UNO: Welt nicht auf Kurs für Einhaltung der Biodiversitäts-Ziele
Wenige Wochen vor der UN-Konferenz COP17 zur Biodiversität haben die Vereinten Nationen die Staatengemeinschaft zur Einhaltung ihrer Verpflichtungen zur biologischen Vielfalt gemahnt. Die Welt sei "nicht auf Kurs, um die Biodiversitätsziele zu erreichen", hieß es am Donnerstag in einer Erklärung der UN-Biodiversitätskonvention. Vor vier Jahren hatten sich fast alle Staaten der Welt darauf geeinigt, bis 2030 insgesamt 30 Prozent der Erde unter Schutz zu stellen.
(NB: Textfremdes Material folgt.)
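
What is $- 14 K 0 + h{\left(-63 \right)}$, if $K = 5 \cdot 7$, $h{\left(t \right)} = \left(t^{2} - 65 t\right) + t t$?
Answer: $12033$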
Bei der COP15 in Montreal vor vier Jahren war zudem beschlossen worden, die jährliche Unterstützung für die Biodiversität in den Entwicklungsländern auf 30 Milliarden Dollar (26 Milliarden Euro) anzuheben. Mitte Oktober kommen Vertreter von 196 Vertragsparteien in der armenischen Hauptstadt Eriwan zusammen, um den Stand dieser Biodiversitätsziele zu prüfen.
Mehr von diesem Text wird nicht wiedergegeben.